Fish scientists who wrote a paper released Friday, “First evidence of grass carp recruitment in the Great Lakes Basin,” say they are confident they’ve proved that four year-old grass carp caught last year in the Sandusky River reproduced locally.
There are several kinds of Asian carp, including grass carp, bighead carp and silver carp. Most of the attention has been focused on the bighead and silver carp, which have overrun the Mississippi River and threaten to get into the Great Lakes. It’s feared that if they got into Lake Erie, they would gobble up lots of plankton, threatening the yellow perch and walleye populations.
While grass carp are not as feared as their cousins, they could create problems of their own, said Duane Chapman, a federal fish scientist in Columbia, Mo., and the lead author of the new paper.
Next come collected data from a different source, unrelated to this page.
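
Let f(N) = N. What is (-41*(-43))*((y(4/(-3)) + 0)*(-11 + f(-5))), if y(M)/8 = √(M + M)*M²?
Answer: -7221248*I*√6/27 ≈ -6.5513e+5*I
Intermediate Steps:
y(M) = 8*√2*M^(5/2) (y(M) = 8*(√(M + M)*M²) = 8*(√(2*M)*M²) = 8*((√2*√M)*M²) = 8*(√2*M^(5/2)) = 8*√2*M^(5/2))
(-41*(-43))*((y(4/(-3)) + 0)*(-11 + f(-5))) = (-41*(-43))*((8*√2*(4/(-3))^(5/2) + 0)*(-11 - 5)) = 1763*((8*√2*(4*(-⅓))^(5/2) + 0)*(-16)) = 1763*((8*√2*(-4/3)^(5/2) + 0)*(-16)) = 1763*((8*√2*(32*I*√3/27) + 0)*(-16)) = 1763*((256*I*√6/27 + 0)*(-16)) = 1763*((256*I*√6/27)*(-16)) = 1763*(-4096*I*√6/27) = -7221248*I*√6/27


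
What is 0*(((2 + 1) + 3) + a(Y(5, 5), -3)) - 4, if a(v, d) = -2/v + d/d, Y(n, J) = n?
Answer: -4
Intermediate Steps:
a(v, d) = 1 - 2/v (a(v, d) = -2/v + 1 = 1 - 2/v)
0*(((2 + 1) + 3) + a(Y(5, 5), -3)) - 4 = 0*(((2 + 1) + 3) + (-2 + 5)/5) - 4 = 0*((3 + 3) + (⅕)*3) - 4 = 0*(6 + ⅗) - 4 = 0*(33/5) - 4 = 0 - 4 = -4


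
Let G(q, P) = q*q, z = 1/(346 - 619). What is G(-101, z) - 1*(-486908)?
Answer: 497109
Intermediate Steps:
z = -1/273 (z = 1/(-273) = -1/273 ≈ -0.0036630)
G(q, P) = q**2
G(-101, z) - 1*(-486908) = (-101)**2 - 1*(-486908) = 10201 + 486908 = 497109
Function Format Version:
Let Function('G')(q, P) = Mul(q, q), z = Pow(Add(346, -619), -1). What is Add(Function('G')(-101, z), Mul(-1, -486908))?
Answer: 497109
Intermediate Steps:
z = Rational(-1, 273) (z = Pow(-273, -1) = Rational(-1, 273) ≈ -0.0036630)
Function('G')(q, P) = Pow(q, 2)
Add(Function('G')(-101, z), Mul(-1, -486908)) = Add(Pow(-101, 2), Mul(-1, -486908)) = Add(10201, 486908) = 497109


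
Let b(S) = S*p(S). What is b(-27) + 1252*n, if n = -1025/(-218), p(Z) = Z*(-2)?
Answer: 482728/109 ≈ 4428.7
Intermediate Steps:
p(Z) = -2*Z
b(S) = -2*S**2 (b(S) = S*(-2*S) = -2*S**2)
n = 1025/218 (n = -1025*(-1/218) = 1025/218 ≈ 4.7018)
b(-27) + 1252*n = -2*(-27)**2 + 1252*(1025/218) = -2*729 + 641650/109 = -1458 + 641650/109 = 482728/109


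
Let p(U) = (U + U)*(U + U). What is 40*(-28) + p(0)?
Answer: -1120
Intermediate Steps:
p(U) = 4*U**2 (p(U) = (2*U)*(2*U) = 4*U**2)
40*(-28) + p(0) = 40*(-28) + 4*0**2 = -1120 + 4*0 = -1120 + 0 = -1120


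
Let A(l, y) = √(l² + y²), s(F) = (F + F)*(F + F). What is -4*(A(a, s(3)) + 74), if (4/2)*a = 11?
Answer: -296 - 2*√5305 ≈ -441.67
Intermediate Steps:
a = 11/2 (a = (½)*11 = 11/2 ≈ 5.5000)
s(F) = 4*F² (s(F) = (2*F)*(2*F) = 4*F²)
-4*(A(a, s(3)) + 74) = -4*(√((11/2)² + (4*3²)²) + 74) = -4*(√(121/4 + (4*9)²) + 74) = -4*(√(121/4 + 36²) + 74) = -4*(√(121/4 + 1296) + 74) = -4*(√(5305/4) + 74) = -4*(√5305/2 + 74) = -4*(74 + √5305/2) = -296 - 2*√5305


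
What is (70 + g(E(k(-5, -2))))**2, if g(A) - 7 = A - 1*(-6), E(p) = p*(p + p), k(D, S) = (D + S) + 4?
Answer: 10201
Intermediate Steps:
k(D, S) = 4 + D + S
E(p) = 2*p**2 (E(p) = p*(2*p) = 2*p**2)
g(A) = 13 + A (g(A) = 7 + (A - 1*(-6)) = 7 + (A + 6) = 7 + (6 + A) = 13 + A)
(70 + g(E(k(-5, -2))))**2 = (70 + (13 + 2*(4 - 5 - 2)**2))**2 = (70 + (13 + 2*(-3)**2))**2 = (70 + (13 + 2*9))**2 = (70 + (13 + 18))**2 = (70 + 31)**2 = 101**2 = 10201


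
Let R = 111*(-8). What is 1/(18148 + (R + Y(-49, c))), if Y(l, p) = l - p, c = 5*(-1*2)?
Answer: 1/17221 ≈ 5.8069e-5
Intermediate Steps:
c = -10 (c = 5*(-2) = -10)
R = -888
1/(18148 + (R + Y(-49, c))) = 1/(18148 + (-888 + (-49 - 1*(-10)))) = 1/(18148 + (-888 + (-49 + 10))) = 1/(18148 + (-888 - 39)) = 1/(18148 - 927) = 1/17221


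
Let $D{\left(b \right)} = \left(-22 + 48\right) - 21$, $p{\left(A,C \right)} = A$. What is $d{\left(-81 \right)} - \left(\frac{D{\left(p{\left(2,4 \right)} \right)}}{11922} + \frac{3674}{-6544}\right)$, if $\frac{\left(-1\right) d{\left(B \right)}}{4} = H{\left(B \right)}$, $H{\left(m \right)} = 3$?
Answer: $- \frac{223110527}{19504392} \approx -11.439$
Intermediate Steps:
$d{\left(B \right)} = -12$ ($d{\left(B \right)} = \left(-4\right) 3 = -12$)
$D{\left(b \right)} = 5$ ($D{\left(b \right)} = 26 - 21 = 5$)
$d{\left(-81 \right)} - \left(\frac{D{\left(p{\left(2,4 \right)} \right)}}{11922} + \frac{3674}{-6544}\right) = -12 - \left(\frac{5}{11922} + \frac{3674}{-6544}\right) = -12 - \left(5 \cdot \frac{1}{11922} + 3674 \left(- \frac{1}{6544}\right)\right) = -12 - \left(\frac{5}{11922} - \frac{1837}{3272}\right) = -12 - - \frac{10942177}{19504392} = -12 + \frac{10942177}{19504392} = - \frac{223110527}{19504392}$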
Grass carp don’t eat plankton but prefer vegetation, which means if they reproduced in large numbers in Lake Erie, they’d threaten shoreline wetlands that are important to ducks and certain fish species.
Scientists have been arguing about whether Asian carp can reproduce in Lake Erie. Chapman, one of the country’s top Asian carp researchers, said he sees no reason why bighead and silver carp couldn’t reproduce in the same river as a grass carp.
Chapman said the findings don’t prove the battle against Asian carp has been lost, as the fish would only become a problem if they reproduced in large numbers. Since those four grass carp were found, only two more have been found, he said.
“Six fish are not the end of the world,” he said.
Three grass carp have been found in the Lake Erie basin so far this year — one in the Maumee River, one in the Cuyahoga River and one in Lake Erie, said Rich Carter, fish administrator for the Ohio Division of Wildlife. None have been found in the Sandusky River this year.
Bones in the heads of the fish, called otoliths, show the unique chemistry of the Sandusky River, a high ratio of strontium to calcium. That’s why the paper’s authors believe the four fish lived in the Sandusky watershed their entire lives.
Much of the work on the otoliths was done by Jeremiah Davis, 32, a Sandusky native who just obtained a master’s degree in biology from Bowling Green State University.
“It was a really rewarding experience to do something on the Sandusky River,” said Davis, a 1999 graduate of Sandusky High School.